How to prepare .wav and .amr file for yamnet.tflite model in kotlin or java. I have checked the example project on Github but it has only real-time classification using the mic, but I need to know how to prepare the wav and amr file for this model. thanks
Take a look at this article where there is an explanation of android usage of Yamnet model. Also at the end there is a github link. I hope you find it useful.
Sir, Thanks for your answer. I also tried your provided source but it’s also using only a mic and is very hard to understand, I’m using this project as an example.
I’m using this code to prepare the wav file, please check out this
object AudioConverter {
fun readAudioSimple(path: File): FloatArray {
val input =
BufferedInputStream(FileInputStream(path))
val buff = ByteArray(path.length().toInt())
val dis = DataInputStream(input)
dis.readFully(buff)
// remove wav header at first 44 bytes
return floatMe(shortMe(buff.sliceArray(buff.indices)) ?: ShortArray(0)) ?: FloatArray(
0
)
}
fun FloatArray.sliceTo(step: Int): List<FloatArray> {
val slicedAudio = arrayListOf<FloatArray>()
var startAt = 0
var endAt = 15600
val stepSize = if (step != 0) (15600 * (1f / (2 * step))).toInt() else 0
while ((startAt + 15600) < this.size) {
if (startAt != 0) {
startAt = endAt - stepSize
endAt = startAt + 15600
}
slicedAudio.add(this.copyOfRange(startAt, endAt))
startAt = endAt
}
return slicedAudio
}
private fun shortMe(bytes: ByteArray): ShortArray {
val out = ShortArray(bytes.size / 2)
ByteBuffer.wrap(bytes).order(ByteOrder.LITTLE_ENDIAN).asShortBuffer().get(out)
return out
}
private fun floatMe(pcms: ShortArray): FloatArray {
val floats = FloatArray(pcms.size)
pcms.forEachIndexed { index, sh ->
// The input must be normalized to floats between -1 and +1.

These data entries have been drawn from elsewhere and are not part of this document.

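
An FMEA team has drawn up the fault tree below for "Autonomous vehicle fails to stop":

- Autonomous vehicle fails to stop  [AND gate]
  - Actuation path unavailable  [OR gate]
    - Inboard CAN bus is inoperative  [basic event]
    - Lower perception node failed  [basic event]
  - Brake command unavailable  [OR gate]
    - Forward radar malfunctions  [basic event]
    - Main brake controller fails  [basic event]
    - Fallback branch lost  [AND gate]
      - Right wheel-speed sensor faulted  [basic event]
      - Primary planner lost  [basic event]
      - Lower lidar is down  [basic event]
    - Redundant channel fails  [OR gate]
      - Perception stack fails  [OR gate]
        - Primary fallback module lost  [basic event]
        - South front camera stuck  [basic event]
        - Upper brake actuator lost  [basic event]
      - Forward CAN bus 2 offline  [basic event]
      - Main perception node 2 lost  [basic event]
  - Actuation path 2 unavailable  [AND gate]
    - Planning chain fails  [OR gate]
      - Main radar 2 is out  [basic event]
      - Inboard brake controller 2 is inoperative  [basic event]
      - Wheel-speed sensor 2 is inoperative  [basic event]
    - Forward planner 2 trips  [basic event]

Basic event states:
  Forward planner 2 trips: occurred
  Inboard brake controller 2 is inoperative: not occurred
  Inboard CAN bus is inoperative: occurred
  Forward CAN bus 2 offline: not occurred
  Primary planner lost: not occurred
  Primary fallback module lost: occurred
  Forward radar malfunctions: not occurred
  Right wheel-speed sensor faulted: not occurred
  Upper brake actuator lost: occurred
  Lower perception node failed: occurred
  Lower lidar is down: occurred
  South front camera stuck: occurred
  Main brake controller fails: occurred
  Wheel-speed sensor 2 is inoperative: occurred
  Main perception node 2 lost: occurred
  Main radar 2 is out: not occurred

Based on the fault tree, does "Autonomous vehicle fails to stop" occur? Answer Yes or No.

Actuation path unavailable [OR]: Inboard CAN bus is inoperative=occurs, Lower perception node failed=occurs → at least one input occurs → occurs.
Fallback branch lost [AND]: Right wheel-speed sensor faulted=not, Primary planner lost=not, Lower lidar is down=occurs → not all inputs occur → does not occur.
Perception stack fails [OR]: Primary fallback module lost=occurs, South front camera stuck=occurs, Upper brake actuator lost=occurs → at least one input occurs → occurs.
Redundant channel fails [OR]: Perception stack fails=occurs, Forward CAN bus 2 offline=not, Main perception node 2 lost=occurs → at least one input occurs → occurs.
Brake command unavailable [OR]: Forward radar malfunctions=not, Main brake controller fails=occurs, Fallback branch lost=not, Redundant channel fails=occurs → at least one input occurs → occurs.
Planning chain fails [OR]: Main radar 2 is out=not, Inboard brake controller 2 is inoperative=not, Wheel-speed sensor 2 is inoperative=occurs → at least one input occurs → occurs.
Actuation path 2 unavailable [AND]: Planning chain fails=occurs, Forward planner 2 trips=occurs → all inputs occur → occurs.
Autonomous vehicle fails to stop [AND]: Actuation path unavailable=occurs, Brake command unavailable=occurs, Actuation path 2 unavailable=occurs → all inputs occur → occurs.

Yes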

// To normalize it, we just need to divide all the values by 2**16 or in our code, MAX_ABS_INT16 = 32768
floats[index] = sh.toFloat() / 32768.0f
}
return floats
}
}
I’m Student, please help me. I really need this solution.
The above solution only works with specific wave files( that matches the model input specifications like byte rate and channel). My question is how to process wave files that do not match the required input specification. How I can input this file. I have tried so many codes and libraries but lost.
I read your article. I think you can explain a little bit more about the library FFmpegKit…provide some links for the user so they can decide to use it or not. The issue with custom libraries is that someday the authors stop supporting them and they do not work with future android APIs.
I see that you are using TensorFlow AudioClassifier… Have you tried directly the conversion the library provides?
Hello sir, how to resample wav audio from 16000hz to 8000hz, because i need preprocess the audio to classify with my tflite model, in the jupyter notebook i use librosa before predict the audio, how i do that in android? i try with your medium post and change the execute parameter of FFmpegKit from 16000 to 8000, but i think it didnt work well, is there any solution?